That should work well. Make sure you establish a normal drop under load baseline by doing that test on a known normal circuit. This way you will have something to compare against on the drop test. You should only drop a couple volts on this for a good circuit.
Check the dirt drop while you are doing this too. Give us the dirt drop under load and with no load. I think you said you had 12.5 volts with no load. Measure across the exact same spots.
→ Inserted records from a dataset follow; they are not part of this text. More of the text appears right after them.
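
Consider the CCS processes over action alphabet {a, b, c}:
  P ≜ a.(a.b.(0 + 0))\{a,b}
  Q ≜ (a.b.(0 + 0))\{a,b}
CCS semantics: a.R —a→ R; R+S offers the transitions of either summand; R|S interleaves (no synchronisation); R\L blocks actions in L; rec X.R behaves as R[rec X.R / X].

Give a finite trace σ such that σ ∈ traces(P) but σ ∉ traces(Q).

LTS(P): 2 reachable states
  m0 = a.(a.b.(0 + 0))\{a,b} → -a-> m1
  m1 = (a.b.(0 + 0))\{a,b} → ·
LTS(Q): 1 reachable states
  n0 = (a.b.(0 + 0))\{a,b} → ·
Executing a from P (initial set {m0}):
  after a @ step 1: {m1}
  P completes σ.
Executing a from Q (initial set {n0}):
  after a @ step 1: ∅  — Q cannot continue

a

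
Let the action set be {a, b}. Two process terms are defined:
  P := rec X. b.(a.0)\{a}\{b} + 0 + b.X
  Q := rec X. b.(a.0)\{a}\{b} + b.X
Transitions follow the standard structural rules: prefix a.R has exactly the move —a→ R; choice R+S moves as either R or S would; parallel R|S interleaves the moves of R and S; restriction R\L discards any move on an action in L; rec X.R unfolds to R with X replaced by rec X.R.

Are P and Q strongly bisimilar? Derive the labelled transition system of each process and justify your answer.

P's transition system — 2 states:
  m0 = rec X. b.(a.0)\{a}\{b} + 0 + b.X | —b→ m0, —b→ m1
  m1 = (a.0)\{a}\{b} | ∅
Q's transition system — 2 states:
  n0 = rec X. b.(a.0)\{a}\{b} + b.X | —b→ n0, —b→ n1
  n1 = (a.0)\{a}\{b} | ∅
Bisimilarity quotient blocks:
  B0 = {m0, n0}
  B1 = {m1, n1}
m0 ∈ B0, n0 ∈ B0 → same block

P ~ Q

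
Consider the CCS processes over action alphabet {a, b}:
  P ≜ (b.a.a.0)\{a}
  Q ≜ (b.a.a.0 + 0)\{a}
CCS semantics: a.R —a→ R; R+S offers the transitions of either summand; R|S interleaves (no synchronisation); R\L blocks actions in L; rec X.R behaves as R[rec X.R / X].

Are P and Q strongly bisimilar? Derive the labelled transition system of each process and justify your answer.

YES

LTS(P): 2 reachable states
  s0 = (b.a.a.0)\{a} has moves ··b··> s1
  s1 = (a.a.0)\{a} has moves stopped
LTS(Q): 2 reachable states
  t0 = (b.a.a.0 + 0)\{a} has moves ··b··> t1
  t1 = (a.a.0)\{a} has moves stopped
Partition-refinement fixed point:
  B0 = {s0, t0}
  B1 = {s1, t1}
s0 ∈ B0, t0 ∈ B0 → same block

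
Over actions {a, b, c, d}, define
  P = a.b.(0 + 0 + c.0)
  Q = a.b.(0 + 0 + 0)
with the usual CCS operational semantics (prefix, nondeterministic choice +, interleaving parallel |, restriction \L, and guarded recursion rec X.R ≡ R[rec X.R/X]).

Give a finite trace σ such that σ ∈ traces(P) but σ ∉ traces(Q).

abc

Reachable graph of P (4 states):
  s0 = a.b.(0 + 0 + c.0) ⊢ —a→ s1
  s1 = b.(0 + 0 + c.0) ⊢ —b→ s2
  s2 = 0 + 0 + c.0 ⊢ —c→ s3
  s3 = 0 ⊢ ·
Reachable graph of Q (3 states):
  t0 = a.b.(0 + 0 + 0) ⊢ —a→ t1
  t1 = b.(0 + 0 + 0) ⊢ —b→ t2
  t2 = 0 + 0 + 0 ⊢ ·
Run σ = ⟨abc⟩ on P: start {s0}
  [1] a ⇒ {s1}
  [2] b ⇒ {s2}
  [3] c ⇒ {s3}
  — P admits the full trace.
Run σ = ⟨abc⟩ on Q: start {t0}
  [1] a ⇒ {t1}
  [2] b ⇒ {t2}
  [3] c ⇒ no successor for Q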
I plugged in a small heater - only dropped 3 - 4 V on the circuit, but the reading when I put the positive probe in the large slot, and the negative probe in the ground terminal was almost 2 volts at the tail end (.6V on the first outlet - then went to 1.1V - then to 1.9v on the last outlet) - I am thinking that the voltage from the neutral to ground should be les than .5 V.
On a good circuit, there was almost no drop, and the voltage between the neutral wire and ground was 0.
OK - the dirt drop - today I have about 12.5V between my pool water and the metal handrail, no change when I put a load on - but my "dirt load" drops from about 10V down to 8.5V (it is a little dry) - the whole voltage has been lower the last two - or three days - I have seen over 30 V in the ground a couple of weeks ago.
So - what does this tell me - should I replace and check the ground on the outlets where the drop starts? I have about a 3V drop with no load.